Flag | Description | Notes |
-p[rbugpca] |
Preserve r: replication number b: block size u: user g: group p: permission c: checksum-type a: ACL | Modification times are not preserved.
Also, when -update is specified, status updates will not be synchronized unless the file sizes also
differ (i.e. unless the file is recreated). If -pa is
specified, DistCp also preserves the permissions because ACLs are a
super-set of permissions. |
-i |
Ignore failures | This option will keep more accurate statistics about the copy than the default case. It also preserves logs from failed copies, which can be valuable for debugging. Finally, a failing map will not cause the job to fail before all splits are attempted. |
-log <logdir>
|
Write logs to
<logdir> |
DistCp keeps logs of each file it attempts to copy as map output. If a map fails, the log output will not be retained if it is re-executed. |
-m <num_maps> |
Maximum number of simultaneous copies | Specify the number of maps to copy data. Note that more maps may not necessarily improve throughput. |
-overwrite |
Overwrite destination | If a map fails and -i is
not specified, all the files in the split, not only those that failed, will
be recopied. As discussed in the Usage documentation, it also changes the
semantics for generating destination paths, so users should use this
carefully. |
-update |
Overwrite if src size different from dst size | As noted in the preceding, this is not a “sync” operation. The only criterion examined is the source and destination file sizes; if they differ, the source file replaces the destination file. As discussed in the Usage documentation, it also changes the semantics for generating destination paths, so users should use this carefully. |
-f <urilist_uri> |
Use list at
<urilist_uri> as src list |
This is equivalent to listing each
source on the command line. The urilist_uri list should be a
fully qualified URI. |
-filelimit <n> |
Limit the total number of files to be <= n | Deprecated! Ignored in DistCp v2. |
-sizelimit <n> |
Limit the total size to be <= n bytes | Deprecated! Ignored in DistCp v2. |
-delete |
Delete the files existing in the dst but not in src | The deletion is done by FS Shell. So the trash will be used, if it is enabled. |
-strategy {dynamic|uniformsize}
|
Choose the copy-strategy to be used in DistCp. | By default, uniformsize is
used. (i.e. Maps are balanced on the total size of files copied by each map.
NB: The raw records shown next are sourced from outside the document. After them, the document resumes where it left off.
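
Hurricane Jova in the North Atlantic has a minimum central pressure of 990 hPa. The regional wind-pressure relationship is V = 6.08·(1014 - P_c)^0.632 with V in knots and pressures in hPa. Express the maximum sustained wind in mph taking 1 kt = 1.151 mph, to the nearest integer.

ΔP = 1014 − 990 = 24 hPa.
V ≈ 6.08 × 24^0.632 = 6.08 × 7.452 ≈ 45.310 kt.
45.310 × 1.151 ≈ 52.15 mph → 52 mph.

52 mph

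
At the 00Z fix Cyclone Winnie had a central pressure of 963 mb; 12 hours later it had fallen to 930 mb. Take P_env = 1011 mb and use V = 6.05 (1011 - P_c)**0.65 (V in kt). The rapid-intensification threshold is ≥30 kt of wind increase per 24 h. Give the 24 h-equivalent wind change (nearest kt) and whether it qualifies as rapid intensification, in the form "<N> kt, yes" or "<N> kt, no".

61 kt, yes

V₁: ΔP = 48, V ≈ 6.05 × 48^0.65 ≈ 74.91 kt.
V₂: ΔP = 81, V ≈ 6.05 × 81^0.65 ≈ 105.26 kt.
ΔV over 12 h = 30.35 kt → 24 h equivalent = 30.35 × 24/12 ≈ 60.70 kt.
61 kt ≥ 30 kt ⇒ rapid intensification.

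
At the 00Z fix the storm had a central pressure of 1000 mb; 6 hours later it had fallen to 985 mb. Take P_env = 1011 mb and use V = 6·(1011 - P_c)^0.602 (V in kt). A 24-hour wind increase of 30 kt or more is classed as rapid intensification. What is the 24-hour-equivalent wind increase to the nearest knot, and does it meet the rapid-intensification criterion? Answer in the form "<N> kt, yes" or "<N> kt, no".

V₁: ΔP = 11, V ≈ 6 × 11^0.602 ≈ 25.41 kt.
V₂: ΔP = 26, V ≈ 6 × 26^0.602 ≈ 42.65 kt.
ΔV over 6 h = 17.24 kt → 24 h equivalent = 17.24 × 24/6 ≈ 68.96 kt.
69 kt ≥ 30 kt ⇒ rapid intensification.

69 kt, yes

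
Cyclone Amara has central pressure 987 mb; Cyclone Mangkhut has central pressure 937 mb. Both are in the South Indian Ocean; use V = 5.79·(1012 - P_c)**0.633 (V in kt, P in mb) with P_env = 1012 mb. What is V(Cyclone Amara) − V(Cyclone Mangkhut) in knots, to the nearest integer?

Cyclone Amara: ΔP = 25; V ≈ 5.79 × 25^0.633 ≈ 44.42 kt.
Cyclone Mangkhut: ΔP = 75; V ≈ 5.79 × 75^0.633 ≈ 89.04 kt.
Difference ≈ 44.42 − 89.04 = -44.62 → -45 kt.

-45 kt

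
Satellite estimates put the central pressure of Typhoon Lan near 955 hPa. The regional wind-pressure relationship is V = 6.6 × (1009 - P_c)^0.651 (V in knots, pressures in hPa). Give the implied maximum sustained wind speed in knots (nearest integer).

ΔP = 1009 − 955 = 54 hPa.
54^0.651 ≈ 13.421.
V ≈ 6.6 × 13.421 ≈ 88.6 kt.

89 kt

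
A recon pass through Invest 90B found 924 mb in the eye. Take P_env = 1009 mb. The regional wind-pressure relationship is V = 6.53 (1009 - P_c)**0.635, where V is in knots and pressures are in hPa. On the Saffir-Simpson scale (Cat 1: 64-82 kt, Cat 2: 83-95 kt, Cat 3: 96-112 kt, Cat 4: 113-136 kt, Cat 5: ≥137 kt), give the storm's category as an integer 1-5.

3

ΔP = 1009 − 924 = 85 mb.
V ≈ 6.53 × 85^0.635 = 6.53 × 16.80 ≈ 110 kt.
110 kt falls in the Category 3 band.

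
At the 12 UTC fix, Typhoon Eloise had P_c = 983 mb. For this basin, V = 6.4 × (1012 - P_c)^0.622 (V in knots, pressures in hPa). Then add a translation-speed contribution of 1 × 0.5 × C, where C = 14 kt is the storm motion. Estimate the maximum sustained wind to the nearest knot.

59 kt

ΔP = 1012 − 983 = 29 mb.
29^0.622 ≈ 8.121.
V ≈ 6.4 × 8.121 ≈ 52.0 kt.
Translation term: 1 × 0.5 × 14 = 7 kt.
Corrected V ≈ 59 kt → 59 kt.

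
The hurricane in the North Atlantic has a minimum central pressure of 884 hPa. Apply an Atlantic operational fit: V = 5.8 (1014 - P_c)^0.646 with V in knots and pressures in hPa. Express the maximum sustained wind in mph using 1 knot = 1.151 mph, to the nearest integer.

ΔP = 1014 − 884 = 130 hPa.
V ≈ 5.8 × 130^0.646 = 5.8 × 23.206 ≈ 134.597 kt.
134.597 × 1.151 ≈ 154.92 mph → 155 mph.

155 mph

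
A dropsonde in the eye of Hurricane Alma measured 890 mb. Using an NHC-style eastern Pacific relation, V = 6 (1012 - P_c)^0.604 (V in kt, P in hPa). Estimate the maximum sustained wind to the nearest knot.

ΔP = 1012 − 890 = 122 mb.
122^0.604 ≈ 18.204.
V ≈ 6 × 18.204 ≈ 109.2 kt.

109 kt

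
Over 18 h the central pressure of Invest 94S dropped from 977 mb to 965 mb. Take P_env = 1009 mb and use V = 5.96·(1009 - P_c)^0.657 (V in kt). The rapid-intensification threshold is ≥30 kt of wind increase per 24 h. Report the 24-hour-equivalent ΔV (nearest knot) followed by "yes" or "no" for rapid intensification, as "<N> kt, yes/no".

V₁: ΔP = 32, V ≈ 5.96 × 32^0.657 ≈ 58.09 kt.
V₂: ΔP = 44, V ≈ 5.96 × 44^0.657 ≈ 71.61 kt.
ΔV over 18 h = 13.52 kt → 24 h equivalent = 13.52 × 24/18 ≈ 18.03 kt.
18 kt < 30 kt ⇒ not rapid intensification.

18 kt, no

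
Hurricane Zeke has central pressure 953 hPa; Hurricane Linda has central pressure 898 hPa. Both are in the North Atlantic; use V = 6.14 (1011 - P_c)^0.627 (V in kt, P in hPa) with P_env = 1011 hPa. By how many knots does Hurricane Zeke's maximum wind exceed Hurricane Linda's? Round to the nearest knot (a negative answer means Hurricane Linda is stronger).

-41 kt

Hurricane Zeke: ΔP = 58; V ≈ 6.14 × 58^0.627 ≈ 78.31 kt.
Hurricane Linda: ΔP = 113; V ≈ 6.14 × 113^0.627 ≈ 118.97 kt.
Difference ≈ 78.31 − 118.97 = -40.66 → -41 kt.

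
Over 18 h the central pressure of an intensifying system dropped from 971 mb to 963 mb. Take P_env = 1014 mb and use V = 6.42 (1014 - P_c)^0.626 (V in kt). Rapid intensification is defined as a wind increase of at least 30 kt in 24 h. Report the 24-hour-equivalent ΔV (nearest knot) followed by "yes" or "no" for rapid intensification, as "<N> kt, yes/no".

10 kt, no

V₁: ΔP = 43, V ≈ 6.42 × 43^0.626 ≈ 67.62 kt.
V₂: ΔP = 51, V ≈ 6.42 × 51^0.626 ≈ 75.24 kt.
ΔV over 18 h = 7.62 kt → 24 h equivalent = 7.62 × 24/18 ≈ 10.16 kt.
10 kt < 30 kt ⇒ not rapid intensification.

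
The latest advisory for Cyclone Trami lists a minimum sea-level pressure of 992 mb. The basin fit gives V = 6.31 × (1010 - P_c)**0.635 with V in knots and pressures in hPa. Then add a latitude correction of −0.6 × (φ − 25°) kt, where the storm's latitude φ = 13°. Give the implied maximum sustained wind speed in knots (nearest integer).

ΔP = 1010 − 992 = 18 mb.
18^0.635 ≈ 6.268.
V ≈ 6.31 × 6.268 ≈ 39.5 kt.
Latitude correction: −0.6 × (13 − 25) = 7.2 kt.
Corrected V ≈ 46.7 kt → 47 kt.

47 kt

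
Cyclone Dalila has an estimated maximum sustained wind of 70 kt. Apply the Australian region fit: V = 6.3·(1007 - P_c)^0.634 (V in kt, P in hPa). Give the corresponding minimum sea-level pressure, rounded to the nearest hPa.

962 hPa

ΔP = (V / 6.3)^(1/0.634) = (70/6.3)^1.577.
70/6.3 = 11.111; 11.111^1.577 ≈ 44.61 hPa.
P_c = 1007 − 44.61 = 962.39 ≈ 962 hPa.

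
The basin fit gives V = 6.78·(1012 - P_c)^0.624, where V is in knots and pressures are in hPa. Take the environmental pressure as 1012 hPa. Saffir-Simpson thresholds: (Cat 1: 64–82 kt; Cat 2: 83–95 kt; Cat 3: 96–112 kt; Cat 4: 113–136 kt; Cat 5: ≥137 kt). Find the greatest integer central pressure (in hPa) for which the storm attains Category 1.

975 hPa

Category 1 begins at V = 64 kt.
Required ΔP = (64/6.78)^(1/0.624) = 9.440^1.603 ≈ 36.51 hPa.
P_c ≤ 1012 − 36.51 = 975.49, so the highest integer P_c is 975 hPa.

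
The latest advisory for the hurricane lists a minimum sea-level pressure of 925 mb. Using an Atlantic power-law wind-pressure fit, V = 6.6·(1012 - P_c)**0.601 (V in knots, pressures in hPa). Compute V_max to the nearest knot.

97 kt

ΔP = 1012 − 925 = 87 mb.
87^0.601 ≈ 14.644.
V ≈ 6.6 × 14.644 ≈ 96.6 kt.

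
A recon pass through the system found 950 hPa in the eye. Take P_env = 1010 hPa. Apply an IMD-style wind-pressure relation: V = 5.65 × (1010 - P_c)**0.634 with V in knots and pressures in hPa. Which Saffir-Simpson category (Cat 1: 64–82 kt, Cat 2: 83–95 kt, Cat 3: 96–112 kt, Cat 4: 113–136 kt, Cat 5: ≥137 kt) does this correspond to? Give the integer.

1

ΔP = 1010 − 950 = 60 hPa.
V ≈ 5.65 × 60^0.634 = 5.65 × 13.41 ≈ 76 kt.
76 kt falls in the Category 1 band.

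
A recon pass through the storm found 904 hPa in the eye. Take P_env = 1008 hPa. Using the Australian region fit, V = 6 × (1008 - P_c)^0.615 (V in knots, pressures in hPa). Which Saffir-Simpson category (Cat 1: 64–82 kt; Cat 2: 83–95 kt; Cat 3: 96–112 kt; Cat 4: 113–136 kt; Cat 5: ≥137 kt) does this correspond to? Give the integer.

ΔP = 1008 − 904 = 104 hPa.
V ≈ 6 × 104^0.615 = 6 × 17.40 ≈ 104 kt.
104 kt falls in the Category 3 band.

3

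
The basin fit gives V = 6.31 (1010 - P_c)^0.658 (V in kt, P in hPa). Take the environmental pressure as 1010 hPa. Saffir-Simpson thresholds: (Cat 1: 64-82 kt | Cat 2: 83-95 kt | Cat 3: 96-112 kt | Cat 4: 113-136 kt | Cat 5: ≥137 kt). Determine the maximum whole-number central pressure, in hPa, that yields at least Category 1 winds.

976 hPa

Category 1 begins at V = 64 kt.
Required ΔP = (64/6.31)^(1/0.658) = 10.143^1.520 ≈ 33.81 hPa.
P_c ≤ 1010 − 33.81 = 976.19, so the highest integer P_c is 976 hPa.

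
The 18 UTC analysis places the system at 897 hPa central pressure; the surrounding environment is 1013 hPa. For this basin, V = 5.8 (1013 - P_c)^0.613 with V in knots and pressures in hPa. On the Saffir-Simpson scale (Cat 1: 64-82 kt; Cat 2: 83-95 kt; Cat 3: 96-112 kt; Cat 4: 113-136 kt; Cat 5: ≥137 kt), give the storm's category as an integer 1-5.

3

ΔP = 1013 − 897 = 116 hPa.
V ≈ 5.8 × 116^0.613 = 5.8 × 18.43 ≈ 107 kt.
107 kt falls in the Category 3 band.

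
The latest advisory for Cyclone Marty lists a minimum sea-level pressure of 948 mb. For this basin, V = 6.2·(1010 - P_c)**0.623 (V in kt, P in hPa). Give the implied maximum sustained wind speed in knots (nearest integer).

ΔP = 1010 − 948 = 62 mb.
62^0.623 ≈ 13.082.
V ≈ 6.2 × 13.082 ≈ 81.1 kt.

81 kt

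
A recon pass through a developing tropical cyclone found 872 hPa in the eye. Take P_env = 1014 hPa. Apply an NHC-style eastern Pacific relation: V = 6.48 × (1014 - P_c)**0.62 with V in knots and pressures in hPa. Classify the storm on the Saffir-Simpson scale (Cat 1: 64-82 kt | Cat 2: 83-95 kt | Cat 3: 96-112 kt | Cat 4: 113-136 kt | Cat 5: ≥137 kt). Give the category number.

ΔP = 1014 − 872 = 142 hPa.
V ≈ 6.48 × 142^0.62 = 6.48 × 21.60 ≈ 140 kt.
140 kt falls in the Category 5 band.

5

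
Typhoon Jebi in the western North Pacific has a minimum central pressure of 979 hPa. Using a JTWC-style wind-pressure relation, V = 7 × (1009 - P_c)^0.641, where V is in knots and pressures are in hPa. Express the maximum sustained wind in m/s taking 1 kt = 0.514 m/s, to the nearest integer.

32 m/s

ΔP = 1009 − 979 = 30 hPa.
V ≈ 7 × 30^0.641 = 7 × 8.848 ≈ 61.935 kt.
61.935 × 0.514 ≈ 31.83 m/s → 32 m/s.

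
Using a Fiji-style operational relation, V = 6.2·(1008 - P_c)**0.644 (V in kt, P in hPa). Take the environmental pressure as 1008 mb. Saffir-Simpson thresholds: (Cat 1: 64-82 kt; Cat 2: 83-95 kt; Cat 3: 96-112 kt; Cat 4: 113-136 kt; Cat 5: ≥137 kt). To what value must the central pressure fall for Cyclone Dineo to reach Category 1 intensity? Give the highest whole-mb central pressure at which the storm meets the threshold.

Category 1 begins at V = 64 kt.
Required ΔP = (64/6.2)^(1/0.644) = 10.323^1.553 ≈ 37.52 mb.
P_c ≤ 1008 − 37.52 = 970.48, so the highest integer P_c is 970 mb.

970 mb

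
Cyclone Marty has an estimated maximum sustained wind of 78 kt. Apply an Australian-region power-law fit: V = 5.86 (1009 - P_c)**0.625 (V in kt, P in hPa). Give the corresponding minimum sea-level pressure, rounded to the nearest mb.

946 mb

ΔP = (V / 5.86)^(1/0.625) = (78/5.86)^1.600.
78/5.86 = 13.311; 13.311^1.600 ≈ 62.91 mb.
P_c = 1009 − 62.91 = 946.09 ≈ 946 mb.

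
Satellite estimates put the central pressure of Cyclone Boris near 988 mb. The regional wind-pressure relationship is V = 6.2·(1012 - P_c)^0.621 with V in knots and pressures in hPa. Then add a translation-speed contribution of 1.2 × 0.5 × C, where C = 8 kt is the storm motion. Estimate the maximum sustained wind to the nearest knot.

49 kt

ΔP = 1012 − 988 = 24 mb.
24^0.621 ≈ 7.196.
V ≈ 6.2 × 7.196 ≈ 44.6 kt.
Translation term: 1.2 × 0.5 × 8 = 4.8 kt.
Corrected V ≈ 49.4 kt → 49 kt.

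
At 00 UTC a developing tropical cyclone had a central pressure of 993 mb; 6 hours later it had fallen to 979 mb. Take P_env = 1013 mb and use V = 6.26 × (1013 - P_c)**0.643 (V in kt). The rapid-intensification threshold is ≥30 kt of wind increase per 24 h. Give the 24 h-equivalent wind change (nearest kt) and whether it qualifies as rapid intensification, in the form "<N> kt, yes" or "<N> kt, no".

70 kt, yes

V₁: ΔP = 20, V ≈ 6.26 × 20^0.643 ≈ 42.97 kt.
V₂: ΔP = 34, V ≈ 6.26 × 34^0.643 ≈ 60.44 kt.
ΔV over 6 h = 17.47 kt → 24 h equivalent = 17.47 × 24/6 ≈ 69.88 kt.
70 kt ≥ 30 kt ⇒ rapid intensification.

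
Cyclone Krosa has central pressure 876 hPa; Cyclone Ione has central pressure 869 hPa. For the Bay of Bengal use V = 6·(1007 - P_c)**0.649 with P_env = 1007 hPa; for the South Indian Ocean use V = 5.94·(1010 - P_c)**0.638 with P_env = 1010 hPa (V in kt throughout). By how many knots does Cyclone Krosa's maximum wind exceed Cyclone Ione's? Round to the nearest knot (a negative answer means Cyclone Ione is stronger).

2 kt

Cyclone Krosa: ΔP = 131; V ≈ 6 × 131^0.649 ≈ 141.99 kt.
Cyclone Ione: ΔP = 141; V ≈ 5.94 × 141^0.638 ≈ 139.63 kt.
Difference ≈ 141.99 − 139.63 = 2.36 → 2 kt.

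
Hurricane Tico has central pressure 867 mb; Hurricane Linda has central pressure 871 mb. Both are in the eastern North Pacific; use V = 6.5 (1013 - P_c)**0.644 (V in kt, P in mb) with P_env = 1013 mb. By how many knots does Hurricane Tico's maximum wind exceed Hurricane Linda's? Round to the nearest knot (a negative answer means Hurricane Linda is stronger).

3 kt

Hurricane Tico: ΔP = 146; V ≈ 6.5 × 146^0.644 ≈ 160.97 kt.
Hurricane Linda: ΔP = 142; V ≈ 6.5 × 142^0.644 ≈ 158.12 kt.
Difference ≈ 160.97 − 158.12 = 2.85 → 3 kt.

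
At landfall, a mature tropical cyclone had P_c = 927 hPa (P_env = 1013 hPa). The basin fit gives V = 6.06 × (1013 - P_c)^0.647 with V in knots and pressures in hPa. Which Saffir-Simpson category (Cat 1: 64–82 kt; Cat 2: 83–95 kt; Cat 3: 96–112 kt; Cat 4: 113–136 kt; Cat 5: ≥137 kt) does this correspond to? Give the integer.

3

ΔP = 1013 − 927 = 86 hPa.
V ≈ 6.06 × 86^0.647 = 6.06 × 17.85 ≈ 108 kt.
108 kt falls in the Category 3 band.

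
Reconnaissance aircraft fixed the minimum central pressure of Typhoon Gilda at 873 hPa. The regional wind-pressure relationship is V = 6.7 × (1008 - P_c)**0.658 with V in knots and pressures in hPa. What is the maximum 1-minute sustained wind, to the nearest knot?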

Similar to legacy.) If dynamic is
specified, DynamicInputFormat is used instead. (This is described in the
Architecture section, under InputFormats.) |
-bandwidth
|
Specify bandwidth per map, in MB/second. | Each map will be restricted to consume only the specified bandwidth. This is not always exact. The map throttles back its bandwidth consumption during a copy, such that the net bandwidth used tends towards the specified value. |
-atomic {-tmp
<tmp_dir>}
|
Specify atomic commit, with optional tmp directory. | -atomic instructs DistCp
to copy the source data to a temporary target location, and then move the
temporary target to the final location atomically. Data will either be
available at final target in a complete and consistent form, or not at all.
Optionally, -tmp may be used to specify the location of the
tmp-target. If not specified, a default is chosen. Note: tmp_dir must be on the final target
cluster. |
-mapredSslConf <ssl_conf_file> |
Specify SSL Config file, to be used with HSFTP source | When using the hsftp protocol with a
source, the security-related properties may be specified in a config file
and passed to DistCp. <ssl_conf_file> needs to be in the
classpath. |
-async
|
Run DistCp asynchronously. Quits as soon as the Hadoop Job is launched. | The Hadoop Job-id is logged, for tracking. |